Em Não Leia! Contos de Terror, o terror encontrado veste vários uniformes e é apresentado com várias facetas, já que uma diferenciação no modelo de enredo é apurada durante a leitura. Dessa forma, entende-se o alcance do objetivo da antologia: atacar os leitores por todos os lados, explorando os diferentes ambientes, situações e criações, dando aos mesmos, a possibilidade da contemplação de escritas distintas. Algumas vezes, nota-se características marcantes nos contos, que unidos não apresentam apenas a velha tendência escura, mas conseguem propagar também os embaraços do dia a dia, os pulcros desejos, o interesse pela ideologia e filosofia justa e a irrepreensível conduta. A maioria dos contos não partem pelos mesmos caminhos, o que é bem legal, pois observa-se ousadia em seus criadores, mesmo que alguns tenham quase pecado em certos aspectos e não tenham conseguido o êxito em suas escolhas. Entretanto, para o leitor mais adepto, certamente a diversão, o entretenimento e o susto são garantidos, já que o suspense também reveste o âmago da obra, como resquícios de narrativas policiais envoltos a acontecimentos tenebrosos e a jogada psicológica na apresentação de personagens que abraçam a loucura, como no tom sedutor e atraente do conto de Vanessa Honorato, "Chácara do Terror", que conserva aspectos de narrativa de grandes nomes do terror mundial: "Perto do Jardim, encontrou o corpo de Caio todo retorcido e com o crânio aberto, sendo coberto por aranhas, e em meio às flores do jardim jazia um casal envolto no mesmo tipo de casulo...".

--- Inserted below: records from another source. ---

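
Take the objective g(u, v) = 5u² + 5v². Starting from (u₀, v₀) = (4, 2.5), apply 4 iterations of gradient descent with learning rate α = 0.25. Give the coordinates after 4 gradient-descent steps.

∇g = (10u, 10v)
(u₁, v₁) = (4, 2.5) − 0.25·(40, 25) = (-6, -3.75)
(u₂, v₂) = (-6, -3.75) − 0.25·(-60, -37.5) = (9, 5.625)
(u₃, v₃) = (9, 5.625) − 0.25·(90, 56.25) = (-13.5, -8.4375)
(u₄, v₄) = (-13.5, -8.4375) − 0.25·(-135, -84.375) = (20.25, 12.65625)

(20.25, 12.65625)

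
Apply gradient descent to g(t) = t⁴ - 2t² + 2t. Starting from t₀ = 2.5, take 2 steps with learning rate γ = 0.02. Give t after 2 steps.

1.25854232

g′(t) = 4t³ - 4t + 2
t₁ = 2.5 − 0.02·54.5 = 1.41
t₂ = 1.41 − 0.02·7.572884 = 1.25854232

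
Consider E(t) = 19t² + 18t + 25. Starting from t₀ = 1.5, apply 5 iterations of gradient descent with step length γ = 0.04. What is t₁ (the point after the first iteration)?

-1.5

E′(t) = 38t + 18
Step 1: E′(1.5) = 75; t₁ = 1.5 − 0.04·75 = -1.5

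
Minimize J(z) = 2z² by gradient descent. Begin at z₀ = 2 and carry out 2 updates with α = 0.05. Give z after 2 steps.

1.28

J′(z) = 4z
z₁ = 2 − 0.05·8 = 1.6
z₂ = 1.6 − 0.05·6.4 = 1.28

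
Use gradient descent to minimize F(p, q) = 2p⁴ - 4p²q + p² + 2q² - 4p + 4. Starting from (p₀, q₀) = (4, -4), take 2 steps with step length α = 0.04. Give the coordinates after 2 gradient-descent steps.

(3282.76984832, 75.087616)

∇F = (8p³ - 8pq + 2p - 4, -4p² + 4q)
(p₁, q₁) = (4, -4) − 0.04·(644, -80) = (-21.76, -0.8)
(p₂, q₂) = (-21.76, -0.8) − 0.04·(-82613.246208, -1897.1904) = (3282.76984832, 75.087616)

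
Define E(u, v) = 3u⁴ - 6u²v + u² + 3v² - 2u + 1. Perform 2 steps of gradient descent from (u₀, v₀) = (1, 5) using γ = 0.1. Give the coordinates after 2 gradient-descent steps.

∇E = (12u³ - 12uv + 2u - 2, -6u² + 6v)
Step 1: at (1, 5), ∇E = (-48, 24) → (1, 5) − 0.1·(-48, 24) = (5.8, 2.6)
Step 2: at (5.8, 2.6), ∇E = (2169.984, -186.24) → (5.8, 2.6) − 0.1·(2169.984, -186.24) = (-211.1984, 21.224)

(-211.1984, 21.224)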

As consequências de uma vida chata e metódica, das conturbações mal resolvidas da adolescência e as correntes circunstâncias do modelo depressivo em personagens, deixa "Maníaco Incendiário", escrito por Clayton De La Vie, com ares mais reais ligados à ênfase psicológica, composição tão bem traçada, desenvolvida e finalizada pelo autor. A riqueza de detalhes pessoais do personagem e suas características cruéis se tornam o verdadeiro terror da questão. É o que acontece também em "Caim, O Primeiro Homicida", criação de M. M. Aragão, onde o clima de rivalidade dos irmãos Caim e Abel entra em tese junto à questionamentos de crenças, fé, sacrifícios e consequências. É louvável a identificação das antigas gerações à obscuridade: "...O sangue do seu irmão está gritando, pedindo vingança. Você será amaldiçoado e não irá contemplar a luz do Sol. Sentirá necessidade por sangue eternamente, em jus do sangue do irmão derramado... Será uma criatura da noite, vagará pelo mundo sempre fugindo e se escondendo".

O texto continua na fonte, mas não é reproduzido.